Gone Girl is director David Fincher’s most scathing and most dangerous social satire since Fight Club. Taking a scenario that seems to have sprung from a Men’s Rights Activist’s wet-dream, and gleefully highlighting how inherently ridiculous such a scenario is, both the film and the novel it is adapted from uses the template of a whodunnit thriller to deliver a darkly comedic and borderline absurdist critique of gender roles, mainstream attitudes towards marriage, media sensationalism and materialism in a post-GFC America. Gone Girl is part of a long tradition of horror and thriller films where social anxieties of the era, in this case anxieties primarily concerned with gender, are manifest into the film’s monster or villainous character.

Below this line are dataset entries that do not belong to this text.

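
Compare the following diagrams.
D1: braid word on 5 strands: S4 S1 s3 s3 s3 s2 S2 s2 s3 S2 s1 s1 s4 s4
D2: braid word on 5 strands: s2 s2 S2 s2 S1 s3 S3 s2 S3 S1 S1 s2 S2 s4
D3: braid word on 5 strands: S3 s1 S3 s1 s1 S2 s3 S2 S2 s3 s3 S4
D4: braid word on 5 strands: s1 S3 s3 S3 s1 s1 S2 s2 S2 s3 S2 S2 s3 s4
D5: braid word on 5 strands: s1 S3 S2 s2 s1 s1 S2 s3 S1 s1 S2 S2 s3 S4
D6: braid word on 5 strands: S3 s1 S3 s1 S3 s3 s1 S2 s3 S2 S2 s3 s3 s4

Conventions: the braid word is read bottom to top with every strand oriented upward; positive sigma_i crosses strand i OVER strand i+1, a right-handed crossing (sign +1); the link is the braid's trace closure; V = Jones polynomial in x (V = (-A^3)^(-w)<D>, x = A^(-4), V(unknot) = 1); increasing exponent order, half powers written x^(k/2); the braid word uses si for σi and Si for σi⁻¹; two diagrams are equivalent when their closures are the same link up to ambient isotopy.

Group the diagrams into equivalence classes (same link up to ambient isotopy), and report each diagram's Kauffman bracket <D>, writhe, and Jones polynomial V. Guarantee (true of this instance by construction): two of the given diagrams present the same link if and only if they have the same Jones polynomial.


classes: {D1} | {D2} | {D3, D4, D5, D6}
V(D1) = x + x^3 - x^4  [14 crossings, <D> = -A^2 + A^6 + A^14, w = +6]
D2 (bracket -A^-12 + 2A^-8 - 2A^-4 + 3 - 2A^4 + 2A^8 - A^12; 14 crossings at w = 0): V = -x^-3 + 2x^-2 - 2x^-1 + 3 - 2x + 2x^2 - x^3
D3 (bracket -A^-12 + A^-8 - A^-4 + 3 - A^4 + A^8 - A^12; 12 crossings at w = 0): V = -x^-3 + x^-2 - x^-1 + 3 - x + x^2 - x^3
V(D4) = -x^-3 + x^-2 - x^-1 + 3 - x + x^2 - x^3  (w +2, c 14, <D> = -A^-6 + A^-2 - A^2 + 3A^6 - A^10 + A^14 - A^18)
D5 (bracket -A^-12 + A^-8 - A^-4 + 3 - A^4 + A^8 - A^12; 14 crossings at w = 0): V = -x^-3 + x^-2 - x^-1 + 3 - x + x^2 - x^3
D6 (bracket -A^-6 + A^-2 - A^2 + 3A^6 - A^10 + A^14 - A^18; 14 crossings at w = +2): V = -x^-3 + x^-2 - x^-1 + 3 - x + x^2 - x^3
note: V(x) takes 3 values over 6 diagrams, fixing the grouping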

Speaking of social satires that critique what is expected of men and women, the Swedish film Force Majeure by writer/director Ruben Östlund is a hugely entertaining drama, which also has a number of wonderfully borderline absurdist and comedic elements. Not unlike the far more minimalist The Loneliest Planet, the way somebody instinctively acts in a single moment of crisis completely ruptures the dynamic between a couple making them confront the ways in which they are expected and expect each other to behave. The passive-agressive dialogue that flows throughout this film – and the very unusual way the film sometimes disrupts the tension – is compelling and confronting, not to mention extremely funny at key moments.
The final film that caught my attention this month – and judging from the critical response, the attention of pretty much everybody – is Whiplash, by writer/director Damien Chazelle. It’s another film that challenges social conventions, in this case ideas about the nature of genius and notions concerning the use of pressure as a motivational tool. While it is a film about playing music, and some beautifully edited and shot sequences really bring the music to life visually, it overall resembles a boxing film and a Full Metal Jacket style war film. Whiplash shows us how something like music can be made miserable when the focus is on perfectionism and competitiveness, it shows that while some talent may be natural it also requires passion and a lot of practise, and most importantly it shows us that the antiquated and militaristic push-until-they-break approach is nothing but destructive.